Negli ultimi dieci anni oltre 250mila giovani artisti hanno lasciato l’Italia in cerca di fortuna all’estero. Secondo i dati Istat ed Eurostat, la situazione pre-covid ha visto molti giovani under 35 lasciare l’Italia per motivi di lavoro. La meta più ambita è l’Inghilterra, pre-brexit, seguita dalla Germania e poi da Svizzera, Francia e Olanda.

Tra quelli che lasciano il loro paese di origine, numerosi sono gli artisti. Tutti coloro che, non avendo grandi possibilità di esprimersi o di sostentarsi in Italia solo attraverso la propria arte, sono costretti ad una scelta: accettare altri lavori full-time, e quindi rinunciare a questo tipo di carriera, o partire verso paesi in cui di arte e cultura si può vivere senza grosse difficoltà?

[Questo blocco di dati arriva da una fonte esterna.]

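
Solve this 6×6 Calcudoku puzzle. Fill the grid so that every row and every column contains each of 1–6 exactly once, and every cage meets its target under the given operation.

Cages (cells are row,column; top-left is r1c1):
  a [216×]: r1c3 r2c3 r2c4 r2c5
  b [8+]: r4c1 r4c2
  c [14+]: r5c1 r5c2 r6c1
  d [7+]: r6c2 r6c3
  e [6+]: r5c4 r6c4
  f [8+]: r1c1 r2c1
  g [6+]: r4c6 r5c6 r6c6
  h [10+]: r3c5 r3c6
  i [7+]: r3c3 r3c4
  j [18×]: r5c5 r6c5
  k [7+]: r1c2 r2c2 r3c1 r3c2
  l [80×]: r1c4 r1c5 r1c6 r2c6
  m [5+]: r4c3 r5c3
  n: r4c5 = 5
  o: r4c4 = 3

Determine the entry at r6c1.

4

Cage k has sum 7, leaving r3c1 = 1.
Cage o is a single given cell, which forces r4c4 = 3.
N is a freebie, leaving r4c5 = 5.
In row 2, 1 can only go at r2c2, so r2c2 = 1.
Row 2 needs a 5, and only r2c1 is open for it.
Cage f's pair has sum 8; hence r1c1 = 3.
3 is placed in row 1, which forces r1c2 = 2.
3 is placed in row 1, so r1c3 = 6.
2 is placed in column 2, which forces r3c2 = 3.
2 is placed in column 2; hence r4c2 = 6.
The 4 cells of cage l must have product 80, so r2c6 = 4.
Column 6 now contains 4, which forces r3c6 = 6.
6 is placed in row 4, so r4c1 = 2.
Row 4 already has 2, leaving r4c6 = 1.
Cage c needs sum 14, so r5c1 = 6.
The 3 cells of cage c must have sum 14, so r5c2 = 4.
6 is placed in row 5, which forces r5c5 = 3.
Row 5 already has 3; hence r5c6 = 2.
Cage c has sum 14, so r6c1 = 4.
Column 2 now contains 4; hence r6c2 = 5.
Column 5 already has 3, so r6c5 = 6.
2 is placed in column 6, which forces r6c6 = 3.
Column 6 already has 1; hence r1c6 = 5.
The 4 cells of cage a must have product 216, which forces r2c3 = 3.
Cage a needs product 216, so r2c4 = 6.
Column 5 already has 6, so r2c5 = 2.
Row 3 now contains 6, so r3c5 = 4.
Row 4 already has 1, which forces r4c3 = 4.
Row 5 already has 3; hence r5c3 = 1.
Cage e needs two cells with sum 6; hence r5c4 = 5.
Row 6 now contains 3, which forces r6c3 = 2.
The two cells of cage e must have sum 6, leaving r6c4 = 1.
Column 4 already has 1, leaving r1c4 = 4.
4 is placed in column 5; hence r1c5 = 1.
Column 3 now contains 2, leaving r3c3 = 5.
Column 4 already has 5, leaving r3c4 = 2.
Completed grid: 3 2 6 4 1 5 / 5 1 3 6 2 4 / 1 3 5 2 4 6 / 2 6 4 3 5 1 / 6 4 1 5 3 2 / 4 5 2 1 6 3.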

Un problema ampiamente diffuso in Italia è, come tutti sappiamo, la considerazione dell’arte come passatempo, impegno secondario, non come un vero e proprio lavoro. Siamo abituati ad un pubblico poco informato che non comprende il valore di studio e di ricerca che porta con sé un’opera d’arte e, di conseguenza, non riesce a considerare l’enorme quantità di tempo che richiede la realizzazione di un progetto artistico.

Ulteriore problematica è quella del volontariato, il quale si è sostituito al lavoro retribuito anche per ruoli importanti e dirigenziali. Ciò comporta la svalutazione delle competenze, un calo del potere d’acquisto e una perdita negli incassi dello stato, ma soprattutto viola la Costituzione, il cui articolo 36 cita: “Il lavoratore ha diritto ad una retribuzione proporzionata alla quantità e qualità del suo lavoro e in ogni caso sufficiente ad assicurare a sé e alla famiglia un’esistenza libera e dignitosa”.

Rivolgendomi a chi ha deciso di partire, non per sua volontà ma quasi costretto dalle condizioni esterne, cerco di comprenderne le motivazioni oggettive e soggettive, con l’intento di divulgare una problematica di cui non si parla quasi mai, sottolineando un provincialismo tutto italiano per il quale nascere o vivere all’estero renderebbe un artista più capace di chi invece si forma nel Bel Paese e qui decide di restare.